Epigraphes associées aux carnets

© Les carnets métaphysiques & spirituels

8 mars 2020

Carnet n°228 Notes journalières

Chaque chemin – comme un rayon vers le centre – rien – presque rien – un trait à peine esquissé sur le sable…

La nécessité de la violence – si souvent – et la possibilité de l’Amour – plus rarement exercée…

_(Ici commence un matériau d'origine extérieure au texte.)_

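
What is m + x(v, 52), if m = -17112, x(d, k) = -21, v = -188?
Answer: -17133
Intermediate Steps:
m + x(v, 52) = -17112 - 21 = -17133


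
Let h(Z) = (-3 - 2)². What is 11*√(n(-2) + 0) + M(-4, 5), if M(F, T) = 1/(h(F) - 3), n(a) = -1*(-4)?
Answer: 485/22 ≈ 22.045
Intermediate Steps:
n(a) = 4
h(Z) = 25 (h(Z) = (-5)² = 25)
M(F, T) = 1/22 (M(F, T) = 1/(25 - 3) = 1/22)
11*√(n(-2) + 0) + M(-4, 5) = 11*√(4 + 0) + 1/22 = 11*√4 + 1/22 = 11*2 + 1/22 = 22 + 1/22 = 485/22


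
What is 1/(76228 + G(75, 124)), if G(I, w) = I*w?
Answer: 1/85528 ≈ 1.1692e-5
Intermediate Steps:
1/(76228 + G(75, 124)) = 1/(76228 + 75*124) = 1/(76228 + 9300) = 1/85528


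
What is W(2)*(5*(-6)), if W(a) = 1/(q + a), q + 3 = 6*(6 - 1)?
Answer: -30/29 ≈ -1.0345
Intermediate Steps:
q = 27 (q = -3 + 6*(6 - 1) = -3 + 6*5 = -3 + 30 = 27)
W(a) = 1/(27 + a)
W(2)*(5*(-6)) = (5*(-6))/(27 + 2) = -30/29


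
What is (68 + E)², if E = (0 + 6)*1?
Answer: 5476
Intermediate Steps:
E = 6 (E = 6*1 = 6)
(68 + E)² = (68 + 6)² = 74² = 5476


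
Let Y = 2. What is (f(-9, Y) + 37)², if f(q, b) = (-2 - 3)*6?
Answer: 49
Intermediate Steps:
f(q, b) = -30 (f(q, b) = -5*6 = -30)
(f(-9, Y) + 37)² = (-30 + 37)² = 7² = 49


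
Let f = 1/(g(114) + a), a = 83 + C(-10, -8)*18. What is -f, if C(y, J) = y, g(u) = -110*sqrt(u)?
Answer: -97/1369991 + 110*sqrt(114)/1369991 ≈ 0.00078649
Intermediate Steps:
a = -97 (a = 83 - 10*18 = 83 - 180 = -97)
f = 1/(-97 - 110*sqrt(114)) (f = 1/(-110*sqrt(114) - 97) = 1/(-97 - 110*sqrt(114)) ≈ -0.00078649)
-f = -(97/1369991 - 110*sqrt(114)/1369991) = -97/1369991 + 110*sqrt(114)/1369991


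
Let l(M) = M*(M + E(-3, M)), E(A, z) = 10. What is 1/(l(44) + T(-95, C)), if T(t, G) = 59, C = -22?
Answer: 1/2435 ≈ 0.00041068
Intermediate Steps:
l(M) = M*(10 + M) (l(M) = M*(M + 10) = M*(10 + M))
1/(l(44) + T(-95, C)) = 1/(44*(10 + 44) + 59) = 1/(44*54 + 59) = 1/(2376 + 59) = 1/2435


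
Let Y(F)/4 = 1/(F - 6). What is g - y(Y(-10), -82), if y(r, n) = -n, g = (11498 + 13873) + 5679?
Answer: 30968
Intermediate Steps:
Y(F) = 4/(-6 + F) (Y(F) = 4/(F - 6) = 4/(-6 + F))
g = 31050 (g = 25371 + 5679 = 31050)
g - y(Y(-10), -82) = 31050 - (-1)*(-82) = 31050 - 1*82 = 31050 - 82 = 30968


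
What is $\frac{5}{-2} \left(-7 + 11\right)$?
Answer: $-10$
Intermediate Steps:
$\frac{5}{-2} \left(-7 + 11\right) = 5 \left(- \frac{1}{2}\right) 4 = \left(- \frac{5}{2}\right) 4 = -10$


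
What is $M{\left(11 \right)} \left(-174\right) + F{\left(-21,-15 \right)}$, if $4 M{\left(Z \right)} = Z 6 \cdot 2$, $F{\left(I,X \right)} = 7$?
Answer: $-5735$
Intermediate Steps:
$M{\left(Z \right)} = 3 Z$ ($M{\left(Z \right)} = \frac{Z 6 \cdot 2}{4} = \frac{6 Z 2}{4} = \frac{12 Z}{4} = 3 Z$)
$M{\left(11 \right)} \left(-174\right) + F{\left(-21,-15 \right)} = 3 \cdot 11 \left(-174\right) + 7 = 33 \left(-174\right) + 7 = -5742 + 7 = -5735$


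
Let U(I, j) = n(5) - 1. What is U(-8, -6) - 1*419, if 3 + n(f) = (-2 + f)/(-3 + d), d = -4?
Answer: -2964/7 ≈ -423.43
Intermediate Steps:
n(f) = -19/7 - f/7 (n(f) = -3 + (-2 + f)/(-3 - 4) = -3 + (-2 + f)/(-7) = -3 + (-2 + f)*(-1/7) = -3 + (2/7 - f/7) = -19/7 - f/7)
U(I, j) = -31/7 (U(I, j) = (-19/7 - 1/7*5) - 1 = (-19/7 - 5/7) - 1 = -24/7 - 1 = -31/7)
U(-8, -6) - 1*419 = -31/7 - 1*419 = -31/7 - 419 = -2964/7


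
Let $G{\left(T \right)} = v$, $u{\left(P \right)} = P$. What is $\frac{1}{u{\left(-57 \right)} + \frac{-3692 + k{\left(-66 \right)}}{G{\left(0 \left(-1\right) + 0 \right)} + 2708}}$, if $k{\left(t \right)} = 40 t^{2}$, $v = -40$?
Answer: $\frac{667}{4618} \approx 0.14443$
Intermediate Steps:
$G{\left(T \right)} = -40$
$\frac{1}{u{\left(-57 \right)} + \frac{-3692 + k{\left(-66 \right)}}{G{\left(0 \left(-1\right) + 0 \right)} + 2708}} = \frac{1}{-57 + \frac{-3692 + 40 \left(-66\right)^{2}}{-40 + 2708}} = \frac{1}{-57 + \frac{-3692 + 40 \cdot 4356}{2668}} = \frac{1}{-57 + \left(-3692 + 174240\right) \frac{1}{2668}} = \frac{1}{-57 + 170548 \cdot \frac{1}{2668}} = \frac{1}{-57 + \frac{42637}{667}} = \frac{1}{\frac{4618}{667}} = \frac{667}{4618}$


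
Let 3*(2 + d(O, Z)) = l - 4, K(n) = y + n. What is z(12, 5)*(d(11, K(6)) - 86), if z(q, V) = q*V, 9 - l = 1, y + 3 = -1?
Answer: -5200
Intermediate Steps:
y = -4 (y = -3 - 1 = -4)
K(n) = -4 + n
l = 8 (l = 9 - 1*1 = 9 - 1 = 8)
d(O, Z) = -2/3 (d(O, Z) = -2 + (8 - 4)/3 = -2 + (1/3)*4 = -2 + 4/3 = -2/3)
z(q, V) = V*q
z(12, 5)*(d(11, K(6)) - 86) = (5*12)*(-2/3 - 86) = 60*(-260/3) = -5200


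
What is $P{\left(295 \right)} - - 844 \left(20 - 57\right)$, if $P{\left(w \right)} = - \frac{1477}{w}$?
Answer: $- \frac{9213737}{295} \approx -31233.0$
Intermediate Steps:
$P{\left(295 \right)} - - 844 \left(20 - 57\right) = - \frac{1477}{295} - - 844 \left(20 - 57\right) = \left(-1477\right) \frac{1}{295} - \left(-844\right) \left(-37\right) = - \frac{1477}{295} - 31228 = - \frac{9213737}{295}$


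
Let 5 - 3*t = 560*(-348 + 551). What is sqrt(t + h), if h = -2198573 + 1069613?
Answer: I*sqrt(10501665)/3 ≈ 1080.2*I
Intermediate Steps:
h = -1128960
t = -113675/3 (t = 5/3 - 560*(-348 + 551)/3 = 5/3 - 560*203/3 = 5/3 - 1/3*113680 = 5/3 - 113680/3 = -113675/3 ≈ -37892.)
sqrt(t + h) = sqrt(-113675/3 - 1128960) = sqrt(-3500555/3) = I*sqrt(10501665)/3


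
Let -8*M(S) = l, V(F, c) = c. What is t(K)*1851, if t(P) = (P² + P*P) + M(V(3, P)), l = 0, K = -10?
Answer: 370200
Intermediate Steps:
M(S) = 0 (M(S) = -⅛*0 = 0)
t(P) = 2*P² (t(P) = (P² + P*P) + 0 = (P² + P²) + 0 = 2*P² + 0 = 2*P²)
t(K)*1851 = (2*(-10)²)*1851 = (2*100)*1851 = 200*1851 = 370200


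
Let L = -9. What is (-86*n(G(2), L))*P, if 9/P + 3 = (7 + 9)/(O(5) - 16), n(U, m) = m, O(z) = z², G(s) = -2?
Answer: -62694/11 ≈ -5699.5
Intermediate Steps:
P = -81/11 (P = 9/(-3 + (7 + 9)/(5² - 16)) = 9/(-3 + 16/(25 - 16)) = 9/(-3 + 16/9) = 9/(-11/9) = 9*(-9/11) = -81/11 ≈ -7.3636)
(-86*n(G(2), L))*P = -86*(-9)*(-81/11) = 774*(-81/11) = -62694/11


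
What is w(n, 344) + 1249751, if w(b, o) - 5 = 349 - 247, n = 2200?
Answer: 1249858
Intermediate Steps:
w(b, o) = 107 (w(b, o) = 5 + (349 - 247) = 5 + 102 = 107)
w(n, 344) + 1249751 = 107 + 1249751 = 1249858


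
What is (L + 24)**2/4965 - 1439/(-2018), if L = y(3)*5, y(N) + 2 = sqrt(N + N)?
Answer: 7842863/10019370 + 28*sqrt(6)/993 ≈ 0.85184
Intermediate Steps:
y(N) = -2 + sqrt(2)*sqrt(N) (y(N) = -2 + sqrt(N + N) = -2 + sqrt(2*N) = -2 + sqrt(2)*sqrt(N))
L = -10 + 5*sqrt(6) (L = (-2 + sqrt(2)*sqrt(3))*5 = (-2 + sqrt(6))*5 = -10 + 5*sqrt(6) ≈ 2.2474)
(L + 24)**2/4965 - 1439/(-2018) = ((-10 + 5*sqrt(6)) + 24)**2/4965 - 1439/(-2018) = (14 + 5*sqrt(6))**2*(1/4965) - 1439*(-1/2018) = (14 + 5*sqrt(6))**2/4965 + 1439/2018 = 1439/2018 + (14 + 5*sqrt(6))**2/4965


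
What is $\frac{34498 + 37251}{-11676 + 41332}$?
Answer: $\frac{71749}{29656} \approx 2.4194$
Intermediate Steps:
$\frac{34498 + 37251}{-11676 + 41332} = \frac{71749}{29656}$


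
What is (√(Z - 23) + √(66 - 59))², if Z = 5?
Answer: -11 + 6*I*√14 ≈ -11.0 + 22.45*I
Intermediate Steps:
(√(Z - 23) + √(66 - 59))² = (√(5 - 23) + √(66 - 59))² = (√(-18) + √7)² = (3*I*√2 + √7)² = (√7 + 3*I*√2)²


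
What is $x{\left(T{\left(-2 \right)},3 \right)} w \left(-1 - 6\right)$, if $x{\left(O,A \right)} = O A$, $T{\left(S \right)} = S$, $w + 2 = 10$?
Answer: $336$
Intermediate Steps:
$w = 8$ ($w = -2 + 10 = 8$)
$x{\left(O,A \right)} = A O$
$x{\left(T{\left(-2 \right)},3 \right)} w \left(-1 - 6\right) = 3 \left(-2\right) 8 \left(-1 - 6\right) = \left(-6\right) 8 \left(-1 - 6\right) = \left(-48\right) \left(-7\right) = 336$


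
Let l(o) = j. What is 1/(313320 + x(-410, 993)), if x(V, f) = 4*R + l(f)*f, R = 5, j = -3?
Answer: 1/310361 ≈ 3.2221e-6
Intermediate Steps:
l(o) = -3
x(V, f) = 20 - 3*f (x(V, f) = 4*5 - 3*f = 20 - 3*f)
1/(313320 + x(-410, 993)) = 1/(313320 + (20 - 3*993)) = 1/(313320 + (20 - 2979)) = 1/(313320 - 2959) = 1/310361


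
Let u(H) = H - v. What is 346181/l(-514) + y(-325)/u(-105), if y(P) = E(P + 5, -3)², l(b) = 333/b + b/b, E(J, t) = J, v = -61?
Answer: 1952673774/1991 ≈ 9.8075e+5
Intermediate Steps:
l(b) = 1 + 333/b (l(b) = 333/b + 1 = 1 + 333/b)
u(H) = 61 + H (u(H) = H - 1*(-61) = H + 61 = 61 + H)
y(P) = (5 + P)² (y(P) = (P + 5)² = (5 + P)²)
346181/l(-514) + y(-325)/u(-105) = 346181/(((333 - 514)/(-514))) + (5 - 325)²/(61 - 105) = 346181/((-1/514*(-181))) + (-320)²/(-44) = 346181/(181/514) + 102400*(-1/44) = 346181*(514/181) - 25600/11 = 177937034/181 - 25600/11 = 1952673774/1991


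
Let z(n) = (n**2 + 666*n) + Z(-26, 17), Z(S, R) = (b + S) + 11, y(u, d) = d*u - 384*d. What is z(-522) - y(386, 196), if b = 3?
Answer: -75572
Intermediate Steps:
y(u, d) = -384*d + d*u
Z(S, R) = 14 + S (Z(S, R) = (3 + S) + 11 = 14 + S)
z(n) = -12 + n**2 + 666*n (z(n) = (n**2 + 666*n) + (14 - 26) = (n**2 + 666*n) - 12 = -12 + n**2 + 666*n)
z(-522) - y(386, 196) = (-12 + (-522)**2 + 666*(-522)) - 196*(-384 + 386) = (-12 + 272484 - 347652) - 196*2 = -75180 - 1*392 = -75180 - 392 = -75572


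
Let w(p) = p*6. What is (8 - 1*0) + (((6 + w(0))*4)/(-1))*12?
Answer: -280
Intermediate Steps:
w(p) = 6*p
(8 - 1*0) + (((6 + w(0))*4)/(-1))*12 = (8 - 1*0) + (((6 + 6*0)*4)/(-1))*12 = (8 + 0) + (((6 + 0)*4)*(-1))*12 = 8 + ((6*4)*(-1))*12 = 8 + (24*(-1))*12 = 8 - 24*12 = 8 - 288 = -280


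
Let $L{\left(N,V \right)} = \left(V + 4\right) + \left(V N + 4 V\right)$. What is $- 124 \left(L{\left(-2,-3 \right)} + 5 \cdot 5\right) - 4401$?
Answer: $-6881$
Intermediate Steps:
$L{\left(N,V \right)} = 4 + 5 V + N V$ ($L{\left(N,V \right)} = \left(4 + V\right) + \left(N V + 4 V\right) = \left(4 + V\right) + \left(4 V + N V\right) = 4 + 5 V + N V$)
$- 124 \left(L{\left(-2,-3 \right)} + 5 \cdot 5\right) - 4401 = - 124 \left(\left(4 + 5 \left(-3\right) - -6\right) + 5 \cdot 5\right) - 4401 = - 124 \left(\left(4 - 15 + 6\right) + 25\right) - 4401 = - 124 \left(-5 + 25\right) - 4401 = \left(-124\right) 20 - 4401 = -2480 - 4401 = -6881$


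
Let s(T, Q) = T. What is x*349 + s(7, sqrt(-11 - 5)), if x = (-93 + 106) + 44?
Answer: 19900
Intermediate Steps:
x = 57 (x = 13 + 44 = 57)
x*349 + s(7, sqrt(-11 - 5)) = 57*349 + 7 = 19893 + 7 = 19900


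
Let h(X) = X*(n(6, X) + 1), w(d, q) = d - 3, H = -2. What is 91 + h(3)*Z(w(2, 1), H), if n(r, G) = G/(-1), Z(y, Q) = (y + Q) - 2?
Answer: 121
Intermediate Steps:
w(d, q) = -3 + d
Z(y, Q) = -2 + Q + y (Z(y, Q) = (Q + y) - 2 = -2 + Q + y)
n(r, G) = -G (n(r, G) = G*(-1) = -G)
h(X) = X*(1 - X) (h(X) = X*(-X + 1) = X*(1 - X))
91 + h(3)*Z(w(2, 1), H) = 91 + (3*(1 - 1*3))*(-2 - 2 + (-3 + 2)) = 91 + (3*(1 - 3))*(-2 - 2 - 1) = 91 + (3*(-2))*(-5) = 91 - 6*(-5) = 91 + 30 = 121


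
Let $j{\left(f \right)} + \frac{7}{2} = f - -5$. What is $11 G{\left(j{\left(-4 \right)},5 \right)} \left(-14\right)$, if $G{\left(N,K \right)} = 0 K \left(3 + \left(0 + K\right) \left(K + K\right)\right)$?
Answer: $0$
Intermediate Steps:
$j{\left(f \right)} = \frac{3}{2} + f$ ($j{\left(f \right)} = - \frac{7}{2} + \left(f - -5\right) = - \frac{7}{2} + \left(f + 5\right) = - \frac{7}{2} + \left(5 + f\right) = \frac{3}{2} + f$)
$G{\left(N,K \right)} = 0$ ($G{\left(N,K \right)} = 0 \left(3 + K 2 K\right) = 0 \left(3 + 2 K^{2}\right) = 0$)
$11 G{\left(j{\left(-4 \right)},5 \right)} \left(-14\right) = 11 \cdot 0 \left(-14\right) = 0 \left(-14\right) = 0$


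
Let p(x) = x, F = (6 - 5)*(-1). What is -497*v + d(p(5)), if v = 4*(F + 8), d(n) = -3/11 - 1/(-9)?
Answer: -1377700/99 ≈ -13916.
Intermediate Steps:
F = -1 (F = 1*(-1) = -1)
d(n) = -16/99 (d(n) = -3*1/11 - 1*(-⅑) = -3/11 + ⅑ = -16/99)
v = 28 (v = 4*(-1 + 8) = 4*7 = 28)
-497*v + d(p(5)) = -497*28 - 16/99 = -13916 - 16/99 = -1377700/99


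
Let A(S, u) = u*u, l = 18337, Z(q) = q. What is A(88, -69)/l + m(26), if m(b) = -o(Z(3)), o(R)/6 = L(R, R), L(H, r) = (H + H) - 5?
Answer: -105261/18337 ≈ -5.7404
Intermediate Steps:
L(H, r) = -5 + 2*H (L(H, r) = 2*H - 5 = -5 + 2*H)
A(S, u) = u²
o(R) = -30 + 12*R (o(R) = 6*(-5 + 2*R) = -30 + 12*R)
m(b) = -6 (m(b) = -(-30 + 12*3) = -(-30 + 36) = -1*6 = -6)
A(88, -69)/l + m(26) = (-69)²/18337 - 6 = 4761*(1/18337) - 6 = 4761/18337 - 6 = -105261/18337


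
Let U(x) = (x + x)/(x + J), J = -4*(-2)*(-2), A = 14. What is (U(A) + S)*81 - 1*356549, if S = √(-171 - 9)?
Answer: -357683 + 486*I*√5 ≈ -3.5768e+5 + 1086.7*I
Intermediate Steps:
S = 6*I*√5 (S = √(-180) = 6*I*√5 ≈ 13.416*I)
J = -16 (J = 8*(-2) = -16)
U(x) = 2*x/(-16 + x) (U(x) = (x + x)/(x - 16) = (2*x)/(-16 + x) = 2*x/(-16 + x))
(U(A) + S)*81 - 1*356549 = (2*14/(-16 + 14) + 6*I*√5)*81 - 1*356549 = (2*14/(-2) + 6*I*√5)*81 - 356549 = (2*14*(-½) + 6*I*√5)*81 - 356549 = (-14 + 6*I*√5)*81 - 356549 = (-1134 + 486*I*√5) - 356549 = -357683 + 486*I*√5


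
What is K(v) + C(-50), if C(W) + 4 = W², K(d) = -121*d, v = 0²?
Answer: 2496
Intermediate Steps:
v = 0
C(W) = -4 + W²
K(v) + C(-50) = -121*0 + (-4 + (-50)²) = 0 + (-4 + 2500) = 0 + 2496 = 2496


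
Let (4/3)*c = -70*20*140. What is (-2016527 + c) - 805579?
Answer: -2969106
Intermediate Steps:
c = -147000 (c = 3*(-70*20*140)/4 = 3*(-1400*140)/4 = (3/4)*(-196000) = -147000)
(-2016527 + c) - 805579 = (-2016527 - 147000) - 805579 = -2163527 - 805579 = -2969106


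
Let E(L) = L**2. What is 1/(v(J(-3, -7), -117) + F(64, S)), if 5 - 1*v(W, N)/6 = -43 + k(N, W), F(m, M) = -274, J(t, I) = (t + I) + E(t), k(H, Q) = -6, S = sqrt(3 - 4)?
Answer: 1/50 ≈ 0.020000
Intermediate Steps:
S = I (S = sqrt(-1) = I ≈ 1.0*I)
J(t, I) = I + t + t**2 (J(t, I) = (t + I) + t**2 = (I + t) + t**2 = I + t + t**2)
v(W, N) = 324 (v(W, N) = 30 - 6*(-43 - 6) = 30 - 6*(-49) = 30 + 294 = 324)
1/(v(J(-3, -7), -117) + F(64, S)) = 1/(324 - 274) = 1/50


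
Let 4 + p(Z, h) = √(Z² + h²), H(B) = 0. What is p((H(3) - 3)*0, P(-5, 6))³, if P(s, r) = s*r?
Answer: 17576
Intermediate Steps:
P(s, r) = r*s
p(Z, h) = -4 + √(Z² + h²)
p((H(3) - 3)*0, P(-5, 6))³ = (-4 + √(((0 - 3)*0)² + (6*(-5))²))³ = (-4 + √((-3*0)² + (-30)²))³ = (-4 + √(0² + 900))³ = (-4 + √(0 + 900))³ = (-4 + √900)³ = (-4 + 30)³ = 26³ = 17576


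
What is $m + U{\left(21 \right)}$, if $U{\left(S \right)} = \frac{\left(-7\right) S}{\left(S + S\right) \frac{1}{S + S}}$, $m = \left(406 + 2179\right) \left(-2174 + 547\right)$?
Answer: $-4205942$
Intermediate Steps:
$m = -4205795$ ($m = 2585 \left(-1627\right) = -4205795$)
$U{\left(S \right)} = - 7 S$ ($U{\left(S \right)} = \frac{\left(-7\right) S}{2 S \frac{1}{2 S}} = \frac{\left(-7\right) S}{1} = - 7 S 1 = - 7 S$)
$m + U{\left(21 \right)} = -4205795 - 147 = -4205942$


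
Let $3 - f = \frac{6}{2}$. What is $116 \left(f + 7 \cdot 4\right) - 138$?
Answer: $3110$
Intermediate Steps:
$f = 0$ ($f = 3 - \frac{6}{2} = 3 - 6 \cdot \frac{1}{2} = 3 - 3 = 0$)
$116 \left(f + 7 \cdot 4\right) - 138 = 116 \left(0 + 7 \cdot 4\right) - 138 = 116 \left(0 + 28\right) - 138 = 116 \cdot 28 - 138 = 3248 - 138 = 3110$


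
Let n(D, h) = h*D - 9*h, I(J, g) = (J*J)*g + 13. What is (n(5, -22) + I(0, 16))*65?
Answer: 6565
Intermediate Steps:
I(J, g) = 13 + g*J² (I(J, g) = J²*g + 13 = g*J² + 13 = 13 + g*J²)
n(D, h) = -9*h + D*h (n(D, h) = D*h - 9*h = -9*h + D*h)
(n(5, -22) + I(0, 16))*65 = (-22*(-9 + 5) + (13 + 16*0²))*65 = (-22*(-4) + (13 + 16*0))*65 = (88 + (13 + 0))*65 = (88 + 13)*65 = 101*65 = 6565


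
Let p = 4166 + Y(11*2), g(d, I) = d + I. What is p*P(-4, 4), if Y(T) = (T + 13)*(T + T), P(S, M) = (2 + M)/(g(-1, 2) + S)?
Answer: -11412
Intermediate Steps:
g(d, I) = I + d
P(S, M) = (2 + M)/(1 + S) (P(S, M) = (2 + M)/((2 - 1) + S) = (2 + M)/(1 + S))
Y(T) = 2*T*(13 + T) (Y(T) = (13 + T)*(2*T) = 2*T*(13 + T))
p = 5706 (p = 4166 + 2*(11*2)*(13 + 11*2) = 4166 + 2*22*(13 + 22) = 4166 + 2*22*35 = 4166 + 1540 = 5706)
p*P(-4, 4) = 5706*((2 + 4)/(1 - 4)) = 5706*(6/(-3)) = 5706*(-⅓*6) = 5706*(-2) = -11412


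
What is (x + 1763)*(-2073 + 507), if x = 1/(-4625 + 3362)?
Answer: -1162320696/421 ≈ -2.7609e+6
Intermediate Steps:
x = -1/1263 (x = 1/(-1263) = -1/1263 ≈ -0.00079177)
(x + 1763)*(-2073 + 507) = (-1/1263 + 1763)*(-2073 + 507) = (2226668/1263)*(-1566) = -1162320696/421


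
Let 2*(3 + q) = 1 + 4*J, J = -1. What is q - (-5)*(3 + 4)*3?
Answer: 201/2 ≈ 100.50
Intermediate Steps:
q = -9/2 (q = -3 + (1 + 4*(-1))/2 = -3 + (1 - 4)/2 = -3 + (½)*(-3) = -3 - 3/2 = -9/2 ≈ -4.5000)
q - (-5)*(3 + 4)*3 = -9/2 - (-5)*(3 + 4)*3 = -9/2 - (-5)*7*3 = -9/2 - 1*(-35)*3 = -9/2 + 35*3 = -9/2 + 105 = 201/2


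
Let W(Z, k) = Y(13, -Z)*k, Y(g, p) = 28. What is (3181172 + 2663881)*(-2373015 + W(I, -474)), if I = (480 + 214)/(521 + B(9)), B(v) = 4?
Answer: -13947973988211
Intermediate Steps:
I = 694/525 (I = (480 + 214)/(521 + 4) = 694/525 ≈ 1.3219)
W(Z, k) = 28*k
(3181172 + 2663881)*(-2373015 + W(I, -474)) = (3181172 + 2663881)*(-2373015 + 28*(-474)) = 5845053*(-2373015 - 13272) = 5845053*(-2386287) = -13947973988211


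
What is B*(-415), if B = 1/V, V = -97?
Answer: 415/97 ≈ 4.2784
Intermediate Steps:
B = -1/97 (B = 1/(-97) = -1/97 ≈ -0.010309)
B*(-415) = -1/97*(-415) = 415/97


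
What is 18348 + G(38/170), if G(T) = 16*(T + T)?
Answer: 1560188/85 ≈ 18355.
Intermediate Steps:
G(T) = 32*T (G(T) = 16*(2*T) = 32*T)
18348 + G(38/170) = 18348 + 32*(38/170) = 18348 + 32*(38*(1/170)) = 18348 + 32*(19/85) = 18348 + 608/85 = 1560188/85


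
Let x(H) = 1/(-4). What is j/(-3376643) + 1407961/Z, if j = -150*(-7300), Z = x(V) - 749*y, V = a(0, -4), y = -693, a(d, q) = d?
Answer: 16743258054692/7010677365961 ≈ 2.3883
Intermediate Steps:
V = 0
x(H) = -1/4
Z = 2076227/4 (Z = -1/4 - 749*(-693) = -1/4 + 519057 = 2076227/4 ≈ 5.1906e+5)
j = 1095000
j/(-3376643) + 1407961/Z = 1095000/(-3376643) + 1407961/(2076227/4) = 1095000*(-1/3376643) + 1407961*(4/2076227) = -1095000/3376643 + 5631844/2076227 = 16743258054692/7010677365961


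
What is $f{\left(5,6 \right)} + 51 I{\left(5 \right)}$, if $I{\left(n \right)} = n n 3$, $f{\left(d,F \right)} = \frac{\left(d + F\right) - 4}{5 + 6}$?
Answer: $\frac{42082}{11} \approx 3825.6$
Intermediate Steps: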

Des berges où viennent s’entasser les rêves et les naufragés. Quelques lumières sous la voûte. Des cibles – des clochers – de l’orgueil (exagérément). Beaucoup trop de fébrilité et d’atermoiements pour que les mains et les ventres – les épaules et les fronts – parviennent à se délester de leur embarras – pour que l’âme puisse s’émanciper – pour que nous réussissions à nous libérer des soucis du monde…

 

 

Le rôle premier du jour – la lumière et la joie – la main qui se tend – le seul souci de la nécessité. l’œil et la posture affranchis de l’or – des siècles – de la gloire…

La fortune – comme le vol de l’oiseau dans le ciel – comme ses danses et son chant dans le vent…

Des cris fébriles – autant que les gestes. Des bagages inutiles – comme des charges récurrentes…

Le parvis et les chemins déserts – sans rencontre possible. Des croisements âpres et difficiles – seulement…

De la pierre aux hommes – et des arbres aux bêtes – les mêmes luttes – les mêmes postures. Le territoire – le sommeil – et toutes leurs nuisances…

Le signe que la parole et le poème s’avèrent (toujours) essentiels – et insuffisants. Des lieux, peut-être, parmi les plus sacrés – un espace qui compte autant que le soleil et le silence. Une (réelle) présence – le baume des âmes impotentes et affamées. Les premiers pas – (très) maladroits, bien sûr – vers la possibilité d’un autre monde…

 

 

L’âme penchée sur l’essentiel – le vide des dépossédés – les cœurs joyeux et naïfs – forte de cette innocence mature qui ne s’acquiert qu’au fil d’un long et rude labeur de dépouillement…

L’extrême simplicité – résultante d’un processus complexe ; l’âpre besogne de l’invisible sur les apparences…

 

 

Le goût de la joie et du silence au fond de la poitrine ; le privilège ni des hommes – ni des Dieux – celui des sages – peut-être…

 

 

De l’eau – et des noyés trop dociles. Un aquarium de ruelles – des murs qui, en leur centre, recèlent d’étranges rumeurs. Et, plus loin, le silence…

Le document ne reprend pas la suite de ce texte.